Objectives: Pharmacodynamics of β-lactamase inhibitors are an area of intense interest as new β-lactam/β-lactamase inhibitor combinations enter clinical development and clinical practice. Avibactam, a non-β-lactam β-lactamase inhibitor, has been combined with ceftaroline or ceftazidime but these two combinations have not been directly compared.
Methods: Using an in vitro pharmacokinetic model we simulated human drug concentration–time courses associated with ceftaroline 600 mg every 8 h and ceftazidime 2000 mg every 8 h. Avibactam was given by continuous infusion at a range of concentrations up to 10 mg/L and antibacterial effect assessed against a CTX-M-producing Escherichia coli, AmpC-hyperproducing Enterobacter cloacae and KPC-producing Klebsiella pneumoniae. Simulations were performed over 72 h.

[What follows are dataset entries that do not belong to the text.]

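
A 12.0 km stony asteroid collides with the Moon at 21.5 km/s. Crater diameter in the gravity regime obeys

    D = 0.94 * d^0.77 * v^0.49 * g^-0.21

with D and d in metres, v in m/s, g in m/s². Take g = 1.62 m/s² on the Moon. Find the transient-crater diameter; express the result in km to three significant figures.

D ≈ 156 km

In SI units: d = 12000 m, v = 21500 m/s.
d^0.77 = 12000^0.77 = 1383
v^0.49 = 21500^0.49 = 132.7
g^-0.21 = 1.62^-0.21 = 0.9037
D = 0.94 × 1383 × 132.7 × 0.9037 = 1.559 × 10^5 m
   = 155.9 km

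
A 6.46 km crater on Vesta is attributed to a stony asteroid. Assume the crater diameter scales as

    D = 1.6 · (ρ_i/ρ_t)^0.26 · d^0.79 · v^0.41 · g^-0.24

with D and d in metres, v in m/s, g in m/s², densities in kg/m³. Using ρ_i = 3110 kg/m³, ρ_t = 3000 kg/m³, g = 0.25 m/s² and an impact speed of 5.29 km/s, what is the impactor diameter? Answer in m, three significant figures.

Rearranging for d: d = [D / (1.6 · (3110/3000)^0.26 · 5290^0.41 · 0.25^-0.24)]^(1/0.79).
D = 6460 m.
(3110/3000)^0.26 = 1.009
5290^0.41 = 33.62
0.25^-0.24 = 1.395
Denominator = 1.6 × 1.009 × 33.62 × 1.395 = 75.72
D / 75.72 = 6460 / 75.72 = 85.31
d = 85.31^(1/0.79) = 85.31^1.2658 = 278.1 m

d ≈ 278 m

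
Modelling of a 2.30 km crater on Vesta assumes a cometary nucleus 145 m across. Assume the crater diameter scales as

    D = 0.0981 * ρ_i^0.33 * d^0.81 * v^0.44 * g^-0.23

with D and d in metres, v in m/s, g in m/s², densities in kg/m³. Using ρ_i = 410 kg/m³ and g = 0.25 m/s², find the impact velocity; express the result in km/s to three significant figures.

Rearranging for v: v = [D / (0.0981 · 410^0.33 · 145^0.81 · 0.25^-0.23)]^(1/0.44).
D = 2300 m.
410^0.33 = 7.281
145^0.81 = 56.33
0.25^-0.23 = 1.376
Denominator = 0.0981 × 7.281 × 56.33 × 1.376 = 55.36
D / 55.36 = 2300 / 55.36 = 41.55
v = 41.55^(1/0.44) = 41.55^2.2727 = 4770 m/s

v ≈ 4.77 km/s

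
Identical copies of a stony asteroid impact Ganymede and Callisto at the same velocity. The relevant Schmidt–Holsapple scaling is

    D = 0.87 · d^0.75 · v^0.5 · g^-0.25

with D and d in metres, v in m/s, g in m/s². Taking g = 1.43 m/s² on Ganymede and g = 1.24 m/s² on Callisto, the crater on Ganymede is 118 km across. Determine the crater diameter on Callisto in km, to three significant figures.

All impactor-dependent factors cancel in the ratio, leaving D_Callisto/D_Ganymede = (g_Callisto/g_Ganymede)^-0.25.
(1.24/1.43)^-0.25 = 0.8671^-0.25 = 1.036
D_Callisto = 1.036 × 118 km = 122 km

D ≈ 122 km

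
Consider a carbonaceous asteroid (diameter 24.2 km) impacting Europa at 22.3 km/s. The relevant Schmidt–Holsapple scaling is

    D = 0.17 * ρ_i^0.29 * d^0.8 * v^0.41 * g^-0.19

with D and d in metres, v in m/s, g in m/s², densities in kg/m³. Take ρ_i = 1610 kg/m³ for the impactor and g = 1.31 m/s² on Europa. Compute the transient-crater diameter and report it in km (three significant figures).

In SI units: d = 24200 m, v = 22300 m/s.
ρ_i^0.29 = 1610^0.29 = 8.511
d^0.8 = 24200^0.8 = 3214
v^0.41 = 22300^0.41 = 60.65
g^-0.19 = 1.31^-0.19 = 0.9500
D = 0.17 × 8.511 × 3214 × 60.65 × 0.9500 = 2.679 × 10^5 m
   = 267.9 km

D ≈ 268 km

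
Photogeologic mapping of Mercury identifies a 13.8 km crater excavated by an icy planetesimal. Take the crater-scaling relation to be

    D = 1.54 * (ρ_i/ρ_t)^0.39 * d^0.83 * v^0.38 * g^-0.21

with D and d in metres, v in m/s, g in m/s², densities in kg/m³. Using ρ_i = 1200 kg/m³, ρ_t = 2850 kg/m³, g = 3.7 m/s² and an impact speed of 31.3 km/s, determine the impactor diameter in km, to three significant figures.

d ≈ 1.06 km

Rearranging for d: d = [D / (1.54 · (1200/2850)^0.39 · 31300^0.38 · 3.7^-0.21)]^(1/0.83).
D = 13800 m.
(1200/2850)^0.39 = 0.7137
31300^0.38 = 51.09
3.7^-0.21 = 0.7598
Denominator = 1.54 × 0.7137 × 51.09 × 0.7598 = 42.66
D / 42.66 = 13800 / 42.66 = 323.5
d = 323.5^(1/0.83) = 323.5^1.2048 = 1057 m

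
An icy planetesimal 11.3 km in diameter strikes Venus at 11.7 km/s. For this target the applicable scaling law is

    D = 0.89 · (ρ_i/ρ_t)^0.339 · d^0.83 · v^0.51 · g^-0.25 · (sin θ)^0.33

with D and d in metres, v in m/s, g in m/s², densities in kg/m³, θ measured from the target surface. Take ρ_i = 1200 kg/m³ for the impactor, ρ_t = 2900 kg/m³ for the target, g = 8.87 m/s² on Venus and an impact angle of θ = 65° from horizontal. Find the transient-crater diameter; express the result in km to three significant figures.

D ≈ 102 km

In SI units: d = 11300 m, v = 11700 m/s.
(ρ_i/ρ_t)^0.339 = (1200/2900)^0.339 = 0.7415
d^0.83 = 11300^0.83 = 2312
v^0.51 = 11700^0.51 = 118.8
g^-0.25 = 8.87^-0.25 = 0.5795
(sin 65°)^0.33 = 0.9063^0.33 = 0.9681
D = 0.89 × 0.7415 × 2312 × 118.8 × 0.5795 × 0.9681 = 1.017 × 10^5 m
   = 101.7 km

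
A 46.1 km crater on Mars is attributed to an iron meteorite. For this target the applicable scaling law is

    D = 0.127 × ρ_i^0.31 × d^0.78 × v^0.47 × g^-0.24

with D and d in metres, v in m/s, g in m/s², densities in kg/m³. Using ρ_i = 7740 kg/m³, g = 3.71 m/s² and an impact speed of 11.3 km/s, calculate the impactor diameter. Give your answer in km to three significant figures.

Rearranging for d: d = [D / (0.127 · 7740^0.31 · 11300^0.47 · 3.71^-0.24)]^(1/0.78).
D = 46100 m.
7740^0.31 = 16.05
11300^0.47 = 80.34
3.71^-0.24 = 0.7300
Denominator = 0.127 × 16.05 × 80.34 × 0.7300 = 119.5
D / 119.5 = 46100 / 119.5 = 385.8
d = 385.8^(1/0.78) = 385.8^1.2821 = 2070 m

d ≈ 2.07 km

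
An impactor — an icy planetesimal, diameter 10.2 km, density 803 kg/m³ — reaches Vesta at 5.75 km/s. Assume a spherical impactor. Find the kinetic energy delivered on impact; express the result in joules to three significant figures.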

Results: Avibactam, at a concentration of 1–2 mg/L, produced maximum bacterial clearance over 72 h for the E. coli and E. cloacae strains with both ceftaroline and ceftazidime. Avibactam (4 mg/L) was required for maximum reduction in bacterial load with the KPC-producing K. pneumoniae. A series of dose fractionation experiments were performed with avibactam against each of the three strains and AUC, Cmax or T > avibactam concentration of 1, 2 or 4 mg/L related to antibacterial effect as measured by change in bacterial count at 24 h. AUC or Cmax were best related to 24 h antibacterial effect for avibactam though there was no consistent pattern favouring one over the other.
Conclusions: As AUC is a much easier and more reliable pharmacokinetic measure than Cmax, it would be useful to explore how AUC-based indices for avibactam exposures could be used for translating the results of the present study into patients’ therapy.